A Mechanical Library. Our research begins in the library and ends at the workbench. As such, we have accumulated many hundreds of books on woodworking, many of which have not been digitized. With this new building, we plan to dedicate significant space to our library, which grows every week. It will be a membership library, but the membership won’t cost money. It will be something even more dear. Consider reading about the famous Cincinnati Time Store for details.
A Woodworking Laboratory. During the last few years I have taken to collaborating with other woodworkers of all skill levels to work out sticky joinery and design problems. Putting four or six minds to work on a question produces amazing results, and it almost eliminates the idiosyncratic nature of some woodworking teaching. Running an active lab isn’t an effort to make the craft more vanilla or textbook-like. Instead, it is a way of quickly getting past the blind spots of individual researchers and woodworkers. Since I started working collaboratively with other woodworkers, I have found the extra brains lend great clarity to my work.
Today Katy and I looked at a 19th-century property that originally was the Rust Cornice Works, a storefront and factory for making sheet-metal architectural details. The location was perfect. There was plenty of space (more than 10,000 square feet). But the windows faced west. And I’d need to dump at least $150,000 into the building to make it a place to live and work. We have seen better.
The other property on our short list this week looks promising, and it includes a liquor license (no, we’re not opening a bar).
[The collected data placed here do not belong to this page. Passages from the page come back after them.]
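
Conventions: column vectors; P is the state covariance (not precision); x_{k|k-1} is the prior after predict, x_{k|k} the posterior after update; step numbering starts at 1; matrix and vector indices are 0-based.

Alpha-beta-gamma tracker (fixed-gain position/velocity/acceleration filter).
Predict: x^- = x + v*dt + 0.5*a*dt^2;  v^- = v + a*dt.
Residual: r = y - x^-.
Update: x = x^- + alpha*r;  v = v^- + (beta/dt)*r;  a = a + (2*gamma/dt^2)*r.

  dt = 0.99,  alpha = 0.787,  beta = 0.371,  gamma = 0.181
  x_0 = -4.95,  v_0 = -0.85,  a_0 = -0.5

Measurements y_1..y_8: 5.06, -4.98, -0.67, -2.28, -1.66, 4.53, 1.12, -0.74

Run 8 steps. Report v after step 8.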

After years of suffering with a drawing compass that was intended for drafting, I banished it to my upstairs office and ordered a vintage Starrett 85 for my tool chest.
The 85s are expensive, but surprisingly robust and versatile. As per usual, as soon as I started working with the tool, I knew I had put the moment off for too long.
The tool is absolutely nothing like a drafting compass. It locks tight and is micro-adjustable. You can swap out the points for a pencil, and you can even rotate the eccentric points to get arcs that are a little smaller or a little larger.
Mostly, I’m happy with how well made the thing is. My German-made drafting compass seems a toy.
OK, enough gloating. Back to the Whole Grain Gateway!